Remarkably, shares of Cohen & Steers have surged 60.3% so far this year, outperforming the industry’s decline of 2%.
However, Cohen & Steers witnessed persistent rise in total expenses (GAAP basis) at a CAGR of 5.1%, over the last five years (2014-2018). The upswing can be attributed mainly to increasing employee compensation and benefits expenses, general and administrative costs and the company’s investments in franchises. With operating costs likely to keep flaring up, the company’s bottom-line growth might be affected to some extent.
Also, its high dependence on advisory revenues is a concern as a decline in advisory engagements or the market for advisory services will likely have an adverse impact on Cohen & Steers’ financial performance.
Moreover, the Zacks Consensus Estimate for earnings of $2.42 and $2.68 has remained unchanged for 2019 and 2020, respectively over the past 30 days. Further, the stock currently carries a Zacks Rank #3 (Hold).
OFS Credit Company, Inc. (OCCI - Free Report) has witnessed 4.3% upward earnings estimate revisions for 2019, for the past 30 days. Moreover, this Zacks #1 (Strong Buy) Ranked stock has rallied 13%, year to date. You can see the complete list of today’s Zacks #1 Rank stocks here.

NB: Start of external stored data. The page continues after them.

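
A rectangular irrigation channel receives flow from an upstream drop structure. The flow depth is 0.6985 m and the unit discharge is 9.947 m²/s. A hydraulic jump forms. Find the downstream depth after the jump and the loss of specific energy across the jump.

V₁ = q/y₁ = 9.947/0.6985 = 14.24 m/s. Fr₁ = V₁/√(g·y₁) = 14.24/√(9.81×0.6985) = 5.440.
Sequent-depth ratio: y₂/y₁ = ½[√(1 + 8Fr₁²) − 1] = ½[√237.76 − 1] = 7.210.
y₂ = 7.210 × 0.6985 = 5.036 m.
Head loss: ΔE = (y₂ − y₁)³/(4y₁y₂) = (5.036 − 0.6985)³/(4×0.6985×5.036) = 81.60/14.07 = 5.800 m.

y₂ = 5.036 m; ΔE = 5.800 m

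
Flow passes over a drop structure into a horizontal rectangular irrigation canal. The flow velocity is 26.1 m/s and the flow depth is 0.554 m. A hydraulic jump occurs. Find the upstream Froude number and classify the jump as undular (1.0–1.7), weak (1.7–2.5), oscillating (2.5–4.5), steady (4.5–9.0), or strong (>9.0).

Fr₁ = 11.2; strong jump

Fr₁ = V₁/√(g·y₁) = 26.1/√(9.81×0.554) = 11.2.
Fr₁ = 11.2 lies in the strong range.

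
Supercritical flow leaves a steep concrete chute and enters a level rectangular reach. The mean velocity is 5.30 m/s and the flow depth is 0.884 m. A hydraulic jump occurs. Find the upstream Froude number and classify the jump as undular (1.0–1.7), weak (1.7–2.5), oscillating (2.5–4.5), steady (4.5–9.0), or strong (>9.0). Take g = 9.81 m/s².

Fr₁ = 1.80; weak jump

Fr₁ = V₁/√(g·y₁) = 5.30/√(9.81×0.884) = 1.80.
Fr₁ = 1.80 lies in the weak range.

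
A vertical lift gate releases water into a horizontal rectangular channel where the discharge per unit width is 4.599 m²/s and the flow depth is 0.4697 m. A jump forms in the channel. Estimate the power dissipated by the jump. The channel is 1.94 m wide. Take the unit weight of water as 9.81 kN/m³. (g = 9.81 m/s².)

V₁ = q/y₁ = 4.599/0.4697 = 9.791 m/s. Fr₁ = V₁/√(g·y₁) = 9.791/√(9.81×0.4697) = 4.561.
Bélanger equation: y₂/y₁ = ½[√(1 + 8Fr₁²) − 1] = ½[√167.45 − 1] = 5.970.
y₂ = 5.970 × 0.4697 = 2.804 m.
V₂ = q/y₂ = 4.599/2.804 = 1.640 m/s. E₁ = y₁ + V₁²/2g = 5.356 m; E₂ = y₂ + V₂²/2g = 2.941 m. ΔE = E₁ − E₂ = 2.415 m.
Q = q·b = 4.599 × 1.94 = 8.922 m³/s. P = γ·Q·ΔE = 9.81 × 8.922 × 2.415 = 211.4 kW.

P = 211.4 kW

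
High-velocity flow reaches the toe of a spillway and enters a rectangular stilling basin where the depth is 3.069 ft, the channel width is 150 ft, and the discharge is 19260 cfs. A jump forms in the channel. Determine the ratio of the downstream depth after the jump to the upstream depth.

q = Q/b = 19260/150 = 128.4 ft²/s; V₁ = q/y₁ = 41.84 ft/s. Fr₁ = V₁/√(g·y₁) = 4.209.
Sequent-depth ratio: y₂/y₁ = ½[√(1 + 8Fr₁²) − 1] = ½[√142.70 − 1] = 5.473.

y₂/y₁ = 5.473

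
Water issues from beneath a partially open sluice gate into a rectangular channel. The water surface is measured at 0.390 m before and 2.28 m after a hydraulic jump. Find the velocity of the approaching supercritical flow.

For a rectangular channel the momentum equation gives q² = ½·g·y₁·y₂·(y₁ + y₂) = ½×9.81×0.390×2.28×2.67 = 11.6.
q = √11.6 = 3.41 m²/s.
V₁ = q/y₁ = 3.41/0.390 = 8.75 m/s.

V₁ = 8.75 m/s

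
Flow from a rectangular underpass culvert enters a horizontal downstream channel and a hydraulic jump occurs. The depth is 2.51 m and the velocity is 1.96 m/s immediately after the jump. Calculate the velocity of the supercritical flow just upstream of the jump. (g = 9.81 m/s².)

V₁ = 7.85 m/s

Fr₂ = V₂/√(g·y₂) = 1.96/√(9.81×2.51) = 0.395.
Applying the sequent-depth relation in reverse, y₁/y₂ = ½[√(1 + 8Fr₂²) − 1] = ½[√2.248 − 1] = 0.250.
y₁ = 0.250 × 2.51 = 0.627 m.
V₁ = q/y₁ = 4.92/0.627 = 7.85 m/s.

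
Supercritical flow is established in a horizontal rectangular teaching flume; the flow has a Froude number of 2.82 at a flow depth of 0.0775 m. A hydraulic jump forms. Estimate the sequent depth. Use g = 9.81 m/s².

Fr₁ = 2.82 (given).
By Bélanger, y₂/y₁ = ½[√(1 + 8Fr₁²) − 1] = ½[√64.62 − 1] = 3.52.
y₂ = 3.52 × 0.0775 = 0.273 m.

y₂ = 0.273 m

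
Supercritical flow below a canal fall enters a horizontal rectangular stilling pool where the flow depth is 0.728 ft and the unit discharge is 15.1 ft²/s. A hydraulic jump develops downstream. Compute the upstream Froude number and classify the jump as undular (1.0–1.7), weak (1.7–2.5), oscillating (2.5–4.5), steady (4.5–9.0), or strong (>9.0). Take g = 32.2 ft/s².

Fr₁ = 4.28; oscillating jump

V₁ = q/y₁ = 15.1/0.728 = 20.7 ft/s. Fr₁ = V₁/√(g·y₁) = 20.7/√(32.2×0.728) = 4.28.
Fr₁ = 4.28 lies in the oscillating range.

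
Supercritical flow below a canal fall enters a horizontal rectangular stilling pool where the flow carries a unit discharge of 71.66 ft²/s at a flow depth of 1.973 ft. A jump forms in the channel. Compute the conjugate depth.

y₂ = 11.77 ft

V₁ = q/y₁ = 71.66/1.973 = 36.32 ft/s. Fr₁ = V₁/√(g·y₁) = 36.32/√(32.2×1.973) = 4.557.
From the momentum equation for a rectangular channel, y₂/y₁ = ½[√(1 + 8Fr₁²) − 1] = ½[√167.11 − 1] = 5.964.
y₂ = 5.964 × 1.973 = 11.77 ft.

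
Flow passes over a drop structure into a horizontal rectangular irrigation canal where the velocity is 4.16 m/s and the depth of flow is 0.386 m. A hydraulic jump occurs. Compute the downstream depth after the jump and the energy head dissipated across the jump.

Fr₁ = V₁/√(g·y₁) = 4.16/√(9.81×0.386) = 2.14.
Sequent-depth ratio: y₂/y₁ = ½[√(1 + 8Fr₁²) − 1] = ½[√37.56 − 1] = 2.56.
y₂ = 2.56 × 0.386 = 0.990 m.
Head loss: ΔE = (y₂ − y₁)³/(4y₁y₂) = (0.990 − 0.386)³/(4×0.386×0.990) = 0.220/1.53 = 0.144 m.

y₂ = 0.990 m; ΔE = 0.144 m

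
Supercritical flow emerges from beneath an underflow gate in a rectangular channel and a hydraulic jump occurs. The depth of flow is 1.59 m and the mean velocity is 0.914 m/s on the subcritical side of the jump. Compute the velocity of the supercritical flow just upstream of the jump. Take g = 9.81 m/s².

V₁ = 9.37 m/s

Fr₂ = V₂/√(g·y₂) = 0.914/√(9.81×1.59) = 0.231.
Applying the sequent-depth relation in reverse, y₁/y₂ = ½[√(1 + 8Fr₂²) − 1] = ½[√1.428 − 1] = 0.0976.
y₁ = 0.0976 × 1.59 = 0.155 m.
V₁ = q/y₁ = 1.45/0.155 = 9.37 m/s.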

KKR & Co. Inc.’s (KKR - Free Report) ongoing-year earnings estimate has moved 1.8% north in 30 days’ time. Additionally, the stock has appreciated 39.2%, so far this year. It currently holds a Zacks Rank #2 (Buy).
Invesco Ltd.’s (IVZ - Free Report) current-year earnings estimate has remained unrevised in the past 30 days. Further, the company’s shares have gained 1.7% in the year-to-date period. At present, it carries a Zacks Rank of 2.